Shaping Up For A Wild Market

Have you been enjoying the whipsaw the market has been providing us this last week?  Does it remind you of anything?

To me, this feels like the market action we experienced in the last half of October of 2018.  And, just like the action we experienced when it completed, it provided us with a strong rally thereafter.  While the rally we experienced in early November was not able to take the market to a higher high, I am still not certain as to whether the one we experience after this past week’s market action will.

As far as investors’ sentiment is concerned, it seems as though they were turning more bullish earlier in the week despite the strong declines we were experiencing.  As the Bespoke Investment Group highlighted on Friday:

“Declines over the past week have been some of the sharpest of 2019, but in spite of this price action, investor sentiment - as measured by the AAII's weekly investor sentiment survey - has yet to blink. In fact, 43.12% of survey respondents reported bullish sentiment up from 39.02% last week. While still within its normal range by historic standards (within one standard deviation of the historical average of 38.23%), that is the highest degree of bullish sentiment since October 4th of last year, just before the market rolled over.”
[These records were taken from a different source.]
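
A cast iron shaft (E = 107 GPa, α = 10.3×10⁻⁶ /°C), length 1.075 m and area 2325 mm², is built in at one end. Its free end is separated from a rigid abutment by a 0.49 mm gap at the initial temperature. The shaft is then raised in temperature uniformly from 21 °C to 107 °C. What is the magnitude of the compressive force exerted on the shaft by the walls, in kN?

Free thermal elongation = αΔT L = 10.3×10⁻⁶ × 86 × 1075 = 0.9522 mm.
The gap closes (δ_free > 0.49 mm) and the wall then resists a further 0.9522 − 0.49 = 0.4622 mm of expansion.
So σ = E(δ_free − g)/L = 107×10³ × 0.4622/1075 = 46.01 MPa.
Force on the wall = σA = 46.01 × 2325 mm² = 107 kN.

P ≈ 107 kN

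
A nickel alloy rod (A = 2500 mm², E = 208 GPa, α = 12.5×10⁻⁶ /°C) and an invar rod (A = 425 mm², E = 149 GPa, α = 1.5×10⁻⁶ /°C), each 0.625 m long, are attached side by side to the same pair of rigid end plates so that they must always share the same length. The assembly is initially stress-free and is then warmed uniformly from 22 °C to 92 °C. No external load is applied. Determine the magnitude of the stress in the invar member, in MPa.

Both members must finish at the same length. With the larger α, the nickel alloy tends to over-expand; the plates restrain it, putting the nickel alloy in compression and the invar in tension. With no external load the two internal forces are equal and opposite, magnitude P.
Setting the final lengths equal and cancelling L: (α₁ − α₂)ΔT = P/(A₁E₁) + P/(A₂E₂).
|α₁ − α₂|·ΔT = 11×10⁻⁶ × 70 = 0.00077.
1/(A₁E₁) + 1/(A₂E₂) = 1/(2500×208×10³) + 1/(425×149×10³) = 1.771×10⁻⁸ N⁻¹.
So P = 0.00077 / 1.771×10⁻⁸ = 43.47 kN.
σ_{invar} = P/A₂ = 43470/425 = 102.3 MPa, tensile.

σ ≈ 102 MPa (tensile)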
Moreover, I am seeing discussions now about the “Trump put,” which makes investors quite confident that the market will not see another serious correction.  Well, consider how much the “Fed put” was unable to prevent 20%+ market declines in the past, and I think you will understand how likely the “Trump put” will work to prevent similar declines.

But, the structure of the market action we are seeing is certainly suggesting to me that the market is attempting to develop a larger degree top. While I cannot say that I see the top as having been struck already as a high probability just yet, I can now say that I see that potential as more likely than not.  And, even if the market is able to make a marginally higher high in the 3000 region in the coming weeks, I believe the risks of trading for that potential have risen significantly. 

As you know, I track the market sentiment based upon the structure of the market action.   And, the market action suggests that if we see a lower low relative to Friday early in the coming week, it puts me directly into the bearish camp.  While the market may still whipsaw in the coming weeks even if we make a lower low early in the coming week, I would be watching the 2785SPX region carefully as our next signal level.  Depending upon the structure of the market as we approach that region, a break of that region of support could open the trap door for a waterfall event of several hundred points to the downside.  In fact, I would almost expect action similar to what was seen in the fall of 2018, in January of 2016, in August of 2015, and in August of 2011. 

I will clearly update our members over the coming weeks during this crucial time in the market as to what I am seeing, so you will have prior warning for that potential.  But, please remember that the next larger degree drop we see in the market as we look towards the last half of 2019 is going to be a major buying opportunity.  I still see the market as setting up to rally to the 3500-4000 region as we look towards the 2022/23 time frame.  So, the next major market decline I believe we will see in the last half of 2019 will likely be your last buying opportunity for that potential rally I see.